Where the Fig Falls
By Nisha Aoyama, Brooklyn, New York, U.S.
As Father's Day came and went during the pandemic, I found myself reflecting on my family's unique (or, more accurately, not so unique) American-ness, which is rooted in immigration. My father bought a one-way ticket from India to the U.S. in 1970 to attend graduate school, and, a few years later, was set up on a blind date with my mom. She grew up in a small New Jersey town, her grandparents from Italy and Poland. I've always considered this a quintessentially American story. I come from generations of immigrants who crossed oceans from far-flung corners of the world. Somehow all of their fates converged in New Jersey, where my parents– two people from vastly different backgrounds– eventually met. In the summer of 2020, this very American story suddenly feels like a miracle. These reflections inspired this poem.
Where the Fig Falls
To be in a pandemic is to have a body.
Mine, a haven and a liability encased within
familiar walls, windows, screens.
Not a battered or ailing body, uncertain
even in healthier times. Not my father’s body —
embattled joints, knees, and knuckles lost to rheumatism,
then reconstructed to set off metal detectors.
A brown bionic body, immunocompromised in America,
now impossibly distanced from me, from my children.
Our bodies too vulnerable to fly across a continent
to my beginnings, across an ocean to his —
where his young body skirted banyan branches in Bombay,
hand over foot, raucous, thoughtless of bones and cartilage.
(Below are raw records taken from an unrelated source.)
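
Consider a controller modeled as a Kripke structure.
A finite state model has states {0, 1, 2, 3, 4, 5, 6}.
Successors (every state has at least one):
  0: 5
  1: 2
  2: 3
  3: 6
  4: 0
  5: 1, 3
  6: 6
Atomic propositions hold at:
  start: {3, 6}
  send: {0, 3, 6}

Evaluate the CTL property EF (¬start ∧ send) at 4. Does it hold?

Sat(¬start) = {0, 1, 2, 4, 5}
Sat(¬start ∧ send) = {0}
EF (¬start ∧ send): least fixpoint, start Z0 = {0}, add states with some successor in Z. Z1 = {0, 4}; fixed.
Sat(EF (¬start ∧ send)) = {0, 4}
4 ∈ Sat(EF (¬start ∧ send)) = {0, 4}, so the formula holds at 4.

Yes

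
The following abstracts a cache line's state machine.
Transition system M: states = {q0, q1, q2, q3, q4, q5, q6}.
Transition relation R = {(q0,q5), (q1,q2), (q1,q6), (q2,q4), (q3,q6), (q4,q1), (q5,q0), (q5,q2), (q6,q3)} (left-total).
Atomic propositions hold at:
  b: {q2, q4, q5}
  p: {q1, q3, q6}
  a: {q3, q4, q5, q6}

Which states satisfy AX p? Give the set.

Sat(AX p) = {s : every successor in {q1, q3, q6}} = {q3, q4, q6}

{q3, q4, q6}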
Summers spent herding water buffalo across a river in Changa,
rural Gujarat, where his father and his father’s father began.
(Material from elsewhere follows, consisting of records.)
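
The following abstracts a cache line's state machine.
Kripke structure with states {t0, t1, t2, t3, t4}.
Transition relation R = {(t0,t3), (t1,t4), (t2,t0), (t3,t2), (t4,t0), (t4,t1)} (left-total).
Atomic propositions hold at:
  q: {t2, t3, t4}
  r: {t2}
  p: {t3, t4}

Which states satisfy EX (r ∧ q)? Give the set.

{t3}

Sat(r ∧ q) = {t2}
Sat(EX (r ∧ q)) = {s : some successor in {t2}} = {t3}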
Dad, did you imagine your daughter’s chlorine-drenched
suburban California summers? Could you fathom your fate,
your future bionic body an ocean away?
His young throat adorned with flowers,
goodbyes threaded with tears,
electric thrum in the airport terminal.
Salt shore to salt shore, migration in faith.
Dad, did you know that tree roots travel two to three times the radius
of the treetop, sometimes even five times as wide?
My roots span the whole world. My foliage has potential still.
My body, chance collision of fates flown over oceans —
a pattern impossible to replicate while sheltered. And yet
deep banyan vines, viscous, bow to kiss the earth,
rooting great-weighted branches that stretch to meet the breeze.